A Path And Some Philosophy

Yesterday, I walked down a path in Rogue Elk Park adjoining the Rogue River.  Glad to leave the campground, I looked at the natural world surrounding me.  Yes, maybe fifty plus years ago I was walking down a path, but at that time it was with my Grandma Lillian.  And we weren’t walking in Rogue Elk Park, but in Casey State Park.  I remember her pointing out to me the different sizes and shapes of pine cones and the pine needles scattered along the path.  We picked up several objects of interest, and these became the basis for our hobby shows that we put on for several years at Eastin’s Rogue Haven.

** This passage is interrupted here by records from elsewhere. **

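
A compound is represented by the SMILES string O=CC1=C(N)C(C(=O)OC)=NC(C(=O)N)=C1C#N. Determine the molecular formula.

C10H8N4O4

Walk through each heavy atom and fill implicit hydrogens from standard valence (C 4, N 3, O 2, S 2, halogen 1):
  atom 1: O, bond orders sum to 2 (valence 2) → 0 H
  atom 2: C, bond orders sum to 3 (valence 4) → 1 H
  atom 3: C, bond orders sum to 4 (valence 4) → 0 H
  atom 4: C, bond orders sum to 4 (valence 4) → 0 H
  atom 5: N, bond orders sum to 1 (valence 3) → 2 H
  atom 6: C, bond orders sum to 4 (valence 4) → 0 H
  atom 7: C, bond orders sum to 4 (valence 4) → 0 H
  atom 8: O, bond orders sum to 2 (valence 2) → 0 H
  atom 9: O, bond orders sum to 2 (valence 2) → 0 H
  atom 10: C, bond orders sum to 1 (valence 4) → 3 H
  atom 11: N, bond orders sum to 3 (valence 3) → 0 H
  atom 12: C, bond orders sum to 4 (valence 4) → 0 H
  atom 13: C, bond orders sum to 4 (valence 4) → 0 H
  atom 14: O, bond orders sum to 2 (valence 2) → 0 H
  atom 15: N, bond orders sum to 1 (valence 3) → 2 H
  atom 16: C, bond orders sum to 4 (valence 4) → 0 H
  atom 17: C, bond orders sum to 4 (valence 4) → 0 H
  atom 18: N, bond orders sum to 3 (valence 3) → 0 H
Totals → C:10, H:8, N:4, O:4.
In Hill order: C10H8N4O4.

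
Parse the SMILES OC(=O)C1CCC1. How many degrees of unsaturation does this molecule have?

2

Degree of unsaturation = (number of rings) + (number of π bonds).
Ring closures in the SMILES: 1.
π bonds: 1 double bond (each 1 DoU) → 1 DoU from unsaturation.
Total DoU = 1 + 1 = 2.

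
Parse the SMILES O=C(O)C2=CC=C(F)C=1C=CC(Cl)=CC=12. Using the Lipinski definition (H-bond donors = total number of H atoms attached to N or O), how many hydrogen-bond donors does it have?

Donors: find every N or O and count the H atoms it carries.
  atom 1 (O): bond orders sum to 2 → 0 H
  atom 3 (O): bond orders sum to 1 → 1 H
Lipinski HBD = 1.

1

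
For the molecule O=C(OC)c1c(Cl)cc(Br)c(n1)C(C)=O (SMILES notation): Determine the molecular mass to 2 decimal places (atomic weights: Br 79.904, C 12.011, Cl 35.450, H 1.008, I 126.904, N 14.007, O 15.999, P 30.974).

First, the molecular formula is C9H7BrClNO3 (counting implicit H from valence).
  Br: 1 × 79.904 = 79.904
  C: 9 × 12.011 = 108.099
  Cl: 1 × 35.450 = 35.450
  H: 7 × 1.008 = 7.056
  N: 1 × 14.007 = 14.007
  O: 3 × 15.999 = 47.997
Sum: 1×79.904 + 9×12.011 + 1×35.450 + 7×1.008 + 1×14.007 + 3×15.999 = 292.513 → 292.51 g/mol.

292.51 g/mol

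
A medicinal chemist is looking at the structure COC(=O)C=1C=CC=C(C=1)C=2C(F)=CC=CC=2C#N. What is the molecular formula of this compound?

C15H10FNO2

Walk through each heavy atom and fill implicit hydrogens from standard valence (C 4, N 3, O 2, S 2, halogen 1):
  atom 1: C, bond orders sum to 1 (valence 4) → 3 H
  atom 2: O, bond orders sum to 2 (valence 2) → 0 H
  atom 3: C, bond orders sum to 4 (valence 4) → 0 H
  atom 4: O, bond orders sum to 2 (valence 2) → 0 H
  atom 5: C, bond orders sum to 4 (valence 4) → 0 H
  atom 6: C, bond orders sum to 3 (valence 4) → 1 H
  atom 7: C, bond orders sum to 3 (valence 4) → 1 H
  atom 8: C, bond orders sum to 3 (valence 4) → 1 H
  atom 9: C, bond orders sum to 4 (valence 4) → 0 H
  atom 10: C, bond orders sum to 3 (valence 4) → 1 H
  atom 11: C, bond orders sum to 4 (valence 4) → 0 H
  atom 12: C, bond orders sum to 4 (valence 4) → 0 H
  atom 13: F (halogen, monovalent) → 0 H
  atom 14: C, bond orders sum to 3 (valence 4) → 1 H
  atom 15: C, bond orders sum to 3 (valence 4) → 1 H
  atom 16: C, bond orders sum to 3 (valence 4) → 1 H
  atom 17: C, bond orders sum to 4 (valence 4) → 0 H
  atom 18: C, bond orders sum to 4 (valence 4) → 0 H
  atom 19: N, bond orders sum to 3 (valence 3) → 0 H
Totals → C:15, H:10, F:1, N:1, O:2.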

My grandparents had begun coming to Southern Oregon for their summer vacations in 1929, and continued visiting regularly with the exception of the war years.  They stayed originally at Casey’s Auto Camp with no electricity.  And now, I represent another generation that visits Southern Oregon.  All these thoughts from a path along the Rogue River on a sunny afternoon on August 4.